Interview with Daniel H. Pérez Payán, Head of External Communications Mexico at Cemex.
People who know a little bit about the power of storytelling will tell you that it’s all about storytelling.
But people who know a lot about storytelling will tell you that it’s about something else.
It’s actually not about the story – it’s about Perception Changing.
I learned about Perception Changing from Daniel H. Pérez Payán and Daniel knows a lot about stories.
He used to be a journalist, has worked for Walmart and is now Head of External Communications Mexico at Cemex. (CEMEX is a global producer and supplier of building materials for the construction industry and has 41,000 employees. The company was founded way back in 1906.)
As a professional of Communications a critical part of Daniel’s job is to manage the perception people have of the company. When I sat down to talk to him he expanded on his views about perception and stories.
Daniel: “Some people think humans are rational, but we are perceptional. Our perception makes up our world. And stories change perception. That’s why stories are so powerful. (Part of) my job is to find stories within the company and the community that we can share.”
Daniel emphasized that the key is to understand that the key is not the story. The key is how a story can change perception. An example: If someone tells a great story in a speech people may say “That was a great story!”, but unless that story does not positively change the audience’s perception of the message the speaker wanted to push, then that “great story” was just empty words. A story should change people’s perceptions. Move their hearts and change their minds.
So instead of preaching about the “power of stories” we should put our effort into finding “Potential Perception Changes” – and then package them as stories.
Daniel gave me a perfect example. One of the companies he has worked for has an old factory in a big city in Mexico. It was built on the outskirts of the city. But over the years the city expanded and now the factory is in the center of the city. When the company got ready to celebrate the latest anniversary of the factory, they realized that many of the citizens of the city had lost connection to the factory. They looked at it as a big, loud and annoying structure in the middle of their city.
So the company realized they had to shift people’s perception of the factory.
They created ads of people sharing how their relatives, for generations, had made a living working in the plant.
They invited a newspaper to make some stories about the community the plant and how the have benefit together. They also take photos of the communities living close to the plant and posted them in the “Celebrity section” of the newspaper where typically only High Society was featured. They created a book featuring some of the most influential people living in the area.
They basically created stories about how the factory was a place where people’s lives were built.
That the factory was more than a plant to sell some goods, it also built a thriving community.
Daniel pointed out to me that perception changing is difficult because people will tell themselves their own stories to maintain the perception of the world that they already have.

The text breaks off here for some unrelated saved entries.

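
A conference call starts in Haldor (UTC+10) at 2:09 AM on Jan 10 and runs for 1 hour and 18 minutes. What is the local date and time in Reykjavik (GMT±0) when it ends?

Convert start to UTC: 2:09 AM − 10:00 = 4:09 PM UTC on Jan 9.
Add 1 hour 18 minutes duration → 5:27 PM UTC.
Reykjavik is UTC+0, so local end time is the same: 5:27 PM on Jan 9.

5:27 PM on Jan 9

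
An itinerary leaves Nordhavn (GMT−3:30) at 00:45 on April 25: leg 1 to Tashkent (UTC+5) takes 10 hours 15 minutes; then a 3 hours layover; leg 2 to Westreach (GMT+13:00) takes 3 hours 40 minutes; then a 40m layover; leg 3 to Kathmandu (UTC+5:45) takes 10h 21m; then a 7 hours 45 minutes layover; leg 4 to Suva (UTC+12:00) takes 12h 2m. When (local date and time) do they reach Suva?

Convert departure to UTC: 00:45 + 3:30 = 04:15 UTC on Apr 25.
Add 10 hours 15 minutes leg 1 → 14:30 UTC.
Add 3 hours layover in Tashkent → 17:30 UTC.
Add 3 hours and 40 minutes leg 2 → 21:10 UTC.
Add 40 minutes layover in Westreach → 21:50 UTC.
Add 10 hours and 21 minutes leg 3 → 08:11 UTC (Apr 26).
Add 7 hours 45 minutes layover in Kathmandu → 15:56 UTC.
Add 12 hours 2 minutes leg 4 → 03:58 UTC (Apr 27).
Suva is UTC+12:00, so local arrival = 03:58 + 12:00 = 15:58 on Apr 27.

15:58 on April 27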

To get them to shift it is very, very hard.
According to Daniel the way to successfully master “perception changing” is to start with identifying the problem with the current perception of the audience you want to reach. How do they look at the world right now, and why is that a problem? To be able to shift that perception you need to respect the existing one.

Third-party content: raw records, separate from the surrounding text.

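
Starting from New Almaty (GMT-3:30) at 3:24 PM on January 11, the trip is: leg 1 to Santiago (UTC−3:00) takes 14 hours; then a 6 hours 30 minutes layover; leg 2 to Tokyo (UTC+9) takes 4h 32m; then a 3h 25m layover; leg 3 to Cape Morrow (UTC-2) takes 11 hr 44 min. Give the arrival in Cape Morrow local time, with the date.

Convert departure to UTC: 3:24 PM + 3:30 = 6:54 PM UTC on Jan 11.
Add 14 hours leg 1 → 8:54 AM UTC (Jan 12).
Add 6 hours and 30 minutes layover in Santiago → 3:24 PM UTC.
Add 4 hours 32 minutes leg 2 → 7:56 PM UTC.
Add 3 hours 25 minutes layover in Tokyo → 11:21 PM UTC.
Add 11 hours and 44 minutes leg 3 → 11:05 AM UTC (Jan 13).
Cape Morrow is UTC−2:00, so local arrival = 11:05 AM − 2:00 = 9:05 AM on Jan 13.

9:05 AM on January 13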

Let’s look at the example of the factory in Mexico.
1) Find the existing wrong perception
People did not like the factory in the middle of the city.
2) Why is this perception a problem?
The people living close to the factory felt that the plant had forgotten them. “They did not even know the name of the director of the plant anymore. People used to know these things.”
The plant had gone from a place that was part of the community to a place that was just seen as taking up space in the community.
3) Find what you need to change
The factory needed to create a bond with the people in the community again.
4) Find what you can shape
5) Make it into a story/message”
The message that the company settled on was: “We are close to you” and then they set out to create all these activities mentioned above to create new stories that could change the local’s perception of the factory.
6) Identify the perception amplifiers
Perception amplifiers are people who will help you shift your audience’s perception of your chosen issue. It can be respected community leaders, influencers, etc.
“Some people help shift perception more than others,” explained Daniel.
As we came to the end of our discussion about Perception Changing Daniel added one last thing. He said: “As a communicator you have to be aware that it doesn’t always go your own way – you are not 100% in charge of the process.”
A picture of a captain on a tiny boat in a storm came into my head. The captain can steer his/her boat in the direction he wants to go, but the storm might push him/her in a different direction. The captain cannot let that discourage him/her, instead he/she needs to relent in his/her pursuit of staying on course.
To be able to shift perceptions it is essential that the person telling the story truly believes in the message. Or as Daniel put it: “You have to believe in the new message – You have to be an activist for your own message. If you are not, people will not change their perception.”
Remember: People’s reality is made up by their perception of the world, and the stories they tell themselves help create their perception. Craft your story right and they might help your audience shift their perception and thus change their reality.
Do not just be “a storyteller” – be a Perception Changer.